Feel free to enter your own personal ranking and i will update the blog with a "most popular list" soon.
10. We start with a tie.
a. Det.Brisco and Green. The best team which formed the "law" in "law and order". The have 30 minutes to properly investigate and make a realistic case on tv before the lawyers screw it up.
b. Karamchand. A popular Indian Favorite, was inspired by Columbo. This carrot-nibbling investigator was innovatively interpreted by ace actor Pankaj Kapur, solved many tv crimes in 1980-90s India.
9. Det. Goren, NYPD. From 'Law and Order - Criminal Intent'. Still going strong. Along with partner Detective Eames who keeps him sane, they track down a variety of killers and Goren uses his brilliant (if sometimes disturbing) psycho-analytical skills to get the perps to confess. His nemesis, Nicole Wallace is long dead... or is she?
8. Miss Marple. Agatha Christie gets her first of two bites of the apple for creating another unforgettable character. The old lady solves crimes in quiet English villages ....
7. Cadfael, the Benedictine monk is also an unlikely detective who solves crimes while faithfully serving his lord, played well by Derek Jacobi.
6. Monk. It's his name. The last season remains. Adrian's powers of observation and pattern recognition is a blessing but it comes along with the curse of an obsessive compulsive disorder and a plethora of phobias. he's still searching for his wife's killers...
5. Der Alte (The Old Fox), original series. The German detective along with his youthful sidekick started solving TV crimes in 70s displaying both cunning and courage.
4. Byomkesh Bakshi.
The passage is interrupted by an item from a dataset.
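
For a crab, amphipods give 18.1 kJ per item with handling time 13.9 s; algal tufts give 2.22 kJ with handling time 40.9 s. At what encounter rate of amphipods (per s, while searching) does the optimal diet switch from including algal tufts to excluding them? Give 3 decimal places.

At the threshold, the rate on amphipods alone equals the profitability of algal tufts: λ·18.1/(1 + λ·13.9) = 2.22/40.9 = 0.05428.
Rearranging, λ(18.1 − 0.05428×13.9) = 0.05428, so λ = 0.05428/17.35 = 0.003129 per s.

0.003 per s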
The quintessential Bengali intellectual of old India created by Sharadindu Bandyopadhyay. Compassionate and brilliant. I wonder if they'll dub the tv version in English, played by Rajit Kapoor. India's best by far. Highly recommended. It's inspired by Poirot and Holmes, but is utterly Indian in the end.
3. Hercule Poirot. The egg-headed master of the grey cells from Belgium created by Agatha Christie. A touch of vanity, but always fair, and way too clever for killers. and every case is a challenge.
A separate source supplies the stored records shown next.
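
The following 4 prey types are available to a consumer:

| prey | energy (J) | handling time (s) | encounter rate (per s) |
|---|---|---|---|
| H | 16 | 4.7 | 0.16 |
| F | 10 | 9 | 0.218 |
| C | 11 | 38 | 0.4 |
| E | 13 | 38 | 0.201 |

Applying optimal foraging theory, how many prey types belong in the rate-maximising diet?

1

E/h in descending order: H 3.4, F 1.11, E 0.342, C 0.289 J/s. The optimal diet is the largest prefix of this list for which every included type satisfies E_i/h_i > R on the types above it.
Rate on top 1: 1.461. F: 1.11 < 1.461 → exclude; stop.
Optimal diet: H — 1 of 4 types.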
2. Columbo. A personal favorite, along with his crumpled coat, a crumpled tie, an equally crumpled looking hound, an even more crumpled old car (hilarious when asks it to be valet-parked), and his loving wife who never makes it to screen, and an un-used gun that he's never fired in a while. Peter Falk's victims always underestimated him and relaxed their guard when he just has that one last question ...
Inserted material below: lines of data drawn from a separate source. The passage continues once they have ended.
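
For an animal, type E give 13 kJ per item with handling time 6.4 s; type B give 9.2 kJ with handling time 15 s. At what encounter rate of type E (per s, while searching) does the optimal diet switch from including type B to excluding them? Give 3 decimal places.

Drop type B once their profitability E₂/h₂ falls below the rate achievable on type E alone: E₂/h₂ = λE₁/(1 + λh₁).
Solve for λ: λE₁h₂ = E₂(1 + λh₁) → λ(E₁h₂ − E₂h₁) = E₂ → λ = E₂/(E₁h₂ − E₂h₁).
λ = 9.2/(13×15 − 9.2×6.4) = 9.2/136.1 = 0.06759 per s.

0.068 per s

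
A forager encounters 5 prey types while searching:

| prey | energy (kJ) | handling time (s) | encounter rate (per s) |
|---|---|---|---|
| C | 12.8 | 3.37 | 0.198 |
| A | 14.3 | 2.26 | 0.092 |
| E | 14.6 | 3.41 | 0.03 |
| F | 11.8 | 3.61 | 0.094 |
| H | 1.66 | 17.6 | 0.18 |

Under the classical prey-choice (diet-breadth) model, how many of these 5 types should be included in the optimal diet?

4

Rank by E/h (kJ/s): A 6.33, E 4.28, C 3.8, F 3.27, H 0.0943. Include each in turn until the next type's E/h falls below the running intake rate.
Rate on top 1: 1.089. E: 4.28 > 1.089 → include.
Rate on top 2: 1.338. C: 3.8 > 1.338 → include.
Rate on top 3: 2.168. F: 3.27 > 2.168 → include.
Rate on top 4: 2.33. H: 0.0943 < 2.33 → exclude; stop.
Optimal diet: A, E, C, F — 4 of 5 types.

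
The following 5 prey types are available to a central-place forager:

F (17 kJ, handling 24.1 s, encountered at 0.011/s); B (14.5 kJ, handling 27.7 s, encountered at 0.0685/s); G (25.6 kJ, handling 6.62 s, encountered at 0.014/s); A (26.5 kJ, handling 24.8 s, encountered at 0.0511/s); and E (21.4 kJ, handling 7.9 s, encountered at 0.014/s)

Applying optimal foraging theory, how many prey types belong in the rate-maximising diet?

Profitabilities (E/h, kJ/s): G 3.87, E 2.71, A 1.07, F 0.705, B 0.523. Add prey in this order while the next type's profitability exceeds the intake rate on those already taken.
Rate on top 1: 0.328. E: 2.71 > 0.328 → include.
Rate on top 2: 0.5468. A: 1.07 > 0.5468 → include.
Rate on top 3: 0.8145. F: 0.705 < 0.8145 → exclude; stop.
Optimal diet: G, E, A — 3 of 5 types.

3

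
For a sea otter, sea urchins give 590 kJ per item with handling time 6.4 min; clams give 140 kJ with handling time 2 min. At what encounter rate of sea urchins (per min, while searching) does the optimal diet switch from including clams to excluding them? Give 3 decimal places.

The zero-one rule: include clams iff E₂/h₂ > λE₁/(1+λh₁). Equality gives the switch point.
λE₁h₂ = E₂ + λE₂h₁ ⇒ λ = E₂/(E₁h₂ − E₂h₁) = 140/(1180 − 896) = 0.493 per min.

0.493 per min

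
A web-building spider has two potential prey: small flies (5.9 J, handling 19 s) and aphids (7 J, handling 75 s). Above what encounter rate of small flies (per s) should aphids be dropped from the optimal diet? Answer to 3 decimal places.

0.023 per s

At the threshold, the rate on small flies alone equals the profitability of aphids: λ·5.9/(1 + λ·19) = 7/75 = 0.09333.
Rearranging, λ(5.9 − 0.09333×19) = 0.09333, so λ = 0.09333/4.127 = 0.02262 per s.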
1. Sherlock Holmes - Probably the most reprised character in dramatic history, along with the gutsy Dr. Watson at 221B baker street, is still the best by far, and inspired many of those characters below in his list. Even the 'young Sherlock Holmes' prequel imagined by Spielberg was pretty good. Although Holmes never said 'elementary, my dear Watson', Arthur Conan Doyle gave his character some brilliant deductive powers, an encyclopedic knowledge, lots of courage, a spirit of adventure, but also a weakness for the occasional shot of morphine when unemployed. The world's greatest fictional research scientist as well as the world's greatest criminal mind in the form of his nemesis, Dr. Moriarty clash in an epic manner.
Update: My sister recommends: "Thomas Lynley from Scotland Yard in crime fiction by Elizabeth George (read her books - they are superbly written). Eliz George is an American who writes in the style of a British crime writer - am a huge fan of hers".